I've created 4 functions:
- 3 subfunctions so that I can do logical comparisons and selection using *apply functions
- 1 function to determine the season
Here are thefunctions:
require(lubridate)
# function for logical comparison (to be used in *apply)
greaterOrEqual <- function(x,y){
ifelse(x >= y,T,F)
}
# function for logical comparison (to be used in *apply)
less <- function(x,y){
ifelse(x < y,T,F)
}
# function for logical comparison (to be used in *apply)
selFromLogic <- function(VecLogic,VecValue){
VecValue[VecLogic]
}
# Main Function to determine the season
getTwoSeasons <- function(input.date) {
Winter1Start <- as.POSIXct("2000-01-01 00:00:00", tz = "UTC")
Winter1End <- as.POSIXct("2000-04-15 23:59:59", tz = "UTC")
SummerStart <- Winter1End + 1
SummerEnd <- as.POSIXct("2000-10-15 23:59:59", tz = "UTC")
Winter2Start <- SummerEnd + 1
Winter2End <- as.POSIXct("2000-12-31 00:00:00", tz = "UTC")
year(input.date) <- year(Winter1Start)
attr(input.date, "tzone") <- attr(Winter1Start, "tzone")
SeasonStart <- c(Winter1Start,SummerStart,Winter2Start)
SeasonsEnd <- c(Winter1End,SummerEnd,Winter2End)
Season_names <- as.factor(c("WinterHalfYear","SummerHalfYear","WinterHalfYear"))
Season_select <- sapply(SeasonStart, greaterOrEqual, x = input.date) & sapply(SeasonsEnd, less, x = input.date)
Season_return <- apply(Season_select,MARGIN = 1,selFromLogic,VecValue = Season_names)
return(Season_return)
}
And here's a way to test the function:
dates <- Sys.time() + seq(0,10000,10)
getTwoSeasons(dates)
I would be thankful for any help, this is driving me crazy!
回答1:
And if you're interested in getting back four seasons, here's code to do that:
library(lubridate)
getSeason <- function(input.date){
numeric.date <- 100*month(input.date)+day(input.date)
## input Seasons upper limits in the form MMDD in the "break =" option:
cuts <- base::cut(numeric.date, breaks = c(0,319,0620,0921,1220,1231))
# rename the resulting groups (could've been done within cut(...levels=) if "Winter" wasn't double
levels(cuts) <- c("Winter","Spring","Summer","Fall","Winter")
return(cuts)
}
Unit Test:
getSeason(as.POSIXct("2016-01-01 12:00:00")+(0:365)*(60*60*24))
回答2:
I packaged @Lars Arne Jordanger's much more elegant approach into a function:
getTwoSeasons <- function(input.date){
numeric.date <- 100*month(input.date)+day(input.date)
## input Seasons upper limits in the form MMDD in the "break =" option:
cuts <- base::cut(numeric.date, breaks = c(0,415,1015,1231))
# rename the resulting groups (could've been done within cut(...levels=) if "Winter" wasn't double
levels(cuts) <- c("Winter", "Summer","Winter")
return(cuts)
}
Testing it on some sample data seems to work fine:
getTwoSeasons(as.POSIXct("2016-01-01 12:00:00")+(0:365)*(60*60*24))
回答3:
For completeness, worth noting that lubridate
now has a quarter (and a semester) function. quarter
splits the year into fourths and semester
into halves:
quarter(x, with_year = FALSE, fiscal_start = 1)
semester(x, with_year = FALSE)
For more, see: https://www.rdocumentation.org/packages/lubridate/versions/1.7.4/topics/quarter
回答4:
After several hours of debugging I've found my mistake, and it's quite absurd really:
If a season for a DateTimeValue was not found, apply
returned list
-object instead of a vector
(this was the case when the DateTime value equalled 2000-12-31 00:00:00
).
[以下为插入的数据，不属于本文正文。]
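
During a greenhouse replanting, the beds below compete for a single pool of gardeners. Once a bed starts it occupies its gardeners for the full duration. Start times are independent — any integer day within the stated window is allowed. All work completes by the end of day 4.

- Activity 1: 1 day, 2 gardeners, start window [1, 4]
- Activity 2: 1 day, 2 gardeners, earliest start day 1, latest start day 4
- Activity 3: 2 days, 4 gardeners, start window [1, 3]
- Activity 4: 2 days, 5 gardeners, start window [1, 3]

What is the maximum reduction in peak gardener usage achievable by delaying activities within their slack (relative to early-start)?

Early-start peak: d1:13  d2:9  d3:0  d4:0 ⇒ 13.
Leveled (Activity 1@1, Activity 2@2, Activity 3@1, Activity 4@3): d1:6  d2:6  d3:5  d4:5 ⇒ 6.
Reduction 13 − 6 = 7.

7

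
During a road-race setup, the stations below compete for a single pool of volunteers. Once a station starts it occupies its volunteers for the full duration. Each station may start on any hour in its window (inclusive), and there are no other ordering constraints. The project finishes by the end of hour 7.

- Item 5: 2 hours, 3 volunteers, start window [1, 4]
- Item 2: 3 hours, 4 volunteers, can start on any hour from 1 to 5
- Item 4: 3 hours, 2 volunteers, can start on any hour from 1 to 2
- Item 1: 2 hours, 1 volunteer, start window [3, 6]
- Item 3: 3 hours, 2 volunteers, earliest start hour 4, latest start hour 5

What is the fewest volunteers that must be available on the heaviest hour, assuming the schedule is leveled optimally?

Early-start (Item 5@1, Item 2@1, Item 4@1, Item 1@3, Item 3@4) gives peak 9: h1:9  h2:9  h3:7  h4:3  h5:2  h6:2  h7:0.
Shift Item 2→3, Item 1→6.
Schedule Item 5@1, Item 2@3, Item 4@1, Item 1@6, Item 3@4: h1:5  h2:5  h3:6  h4:6  h5:6  h6:3  h7:1 — peak 6.

6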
Returning a list created an an overproportional increase in computation time and the described crashes. Here's a the fixed code:
# input date and return 2 season
getTwoSeasons <- function(input.date) {
Winter1Start <- as.POSIXct("2000-01-01 00:00:00", tz = "UTC")
Winter1End <- as.POSIXct("2000-04-15 23:59:59", tz = "UTC")
SummerStart <- Winter1End + 1
SummerEnd <- as.POSIXct("2000-10-15 23:59:59", tz = "UTC")
Winter2Start <- SummerEnd + 1
Winter2End <- as.POSIXct("2001-01-01 00:00:01", tz = "UTC")
SeasonStart <- c(Winter1Start,SummerStart,Winter2Start)
SeasonsEnd <- c(Winter1End,SummerEnd,Winter2End)
Season_names <- factor(c("WinterHalf","SummerHalf","WinterHalf"))
year(input.date) <- year(Winter1Start)
attr(input.date, "tzone") <- attr(Winter1Start, "tzone")
Season_selectStart <- vapply(X = SeasonStart,function(x,y){x <= input.date},FUN.VALUE = logical(length(input.date)),y = input.date)
Season_selectEnd <- vapply(X = SeasonsEnd,function(x,y){x > input.date},FUN.VALUE = logical(length(input.date)),y = input.date)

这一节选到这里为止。